Riesling grapes

I do encounter it less frequently these days, but all of us who man the tasting table at Moore Brothers (especially when we have visiting producers from Alsace and Germany) still hear it often enough: “I’ll pass on the Riesling. I only like dry wine.”

Of course, the likelihood is that the Riesling in question is drier than most California Chardonnays, but that’s not the point. We all prefer sweet ripe fruit to sour green fruit. Probably eat ice cream, too. In fact, we all like sweet things. We’re primates, aren’t we?

“I’ll pass on the Riesling. I only like dry wine.”

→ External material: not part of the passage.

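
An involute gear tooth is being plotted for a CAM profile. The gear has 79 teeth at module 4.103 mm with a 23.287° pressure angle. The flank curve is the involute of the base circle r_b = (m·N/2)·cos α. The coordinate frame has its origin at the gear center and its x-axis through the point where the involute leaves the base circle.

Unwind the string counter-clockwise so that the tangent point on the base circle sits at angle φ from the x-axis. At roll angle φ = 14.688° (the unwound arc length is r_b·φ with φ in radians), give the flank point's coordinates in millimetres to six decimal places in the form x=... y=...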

Now I’m only a huckster, but believe it or not genuine wine authorities like Hugh Johnson and Jancis Robinson are happy to proclaim their opinion that Riesling is the king of grapes; more noble, in fact, than Cabernet Sauvignon, Merlot, or Chardonnay.

Here’s why:
Riesling describes in detail – eloquently – exactly where it grows, provided it’s happy where it grows. It’s like a sensitive FM tuner that finds the “frequency” of each unique location, and amplifies it. So a wine made from Riesling grown in the Rheingau could never be mistaken for a wine from Alsace or Lake Seneca.

Pinot Noir alone is as sensitive to its environment. So it’s no coincidence that Pinot Noir and Riesling were selected by the monks, who were the stewards of viticulture in the Rheinland and Burgundy through the centuries between the fall of Rome and the French Revolution.

And because even very ripe Riesling retains high levels of acidity, both dry and sweet wines can be made. And sweet wines made from Riesling are never stupid sweet like cotton candy at a baseball game. They’re sweet like ripe fruit. In fact, the really distinguishing characteristic of Riesling isn’t sweetness. It’s acidity.

And Riesling gives some of the longest-lived natural wines, which can evolve over decades in a cool cellar, developing aromatics and flavors that can barely be inferred in the young wine.

All that explains why British aristocrats of the early twentieth century routinely paid more for fine German Rieslings than for classified growth Bordeaux. They recognized among them some of the finest wines in the world.

Remember, there are only two kinds of wine in the world: good wine, and the other kind. We’ll only offer good wine for you to taste, so don’t let a bad experience you may have had with a terrible wine that happened to be sweet (or white, or red or whatever) deter you from trying everything on the tasting table at Moore Brothers. We only have good wine, not “the other kind.”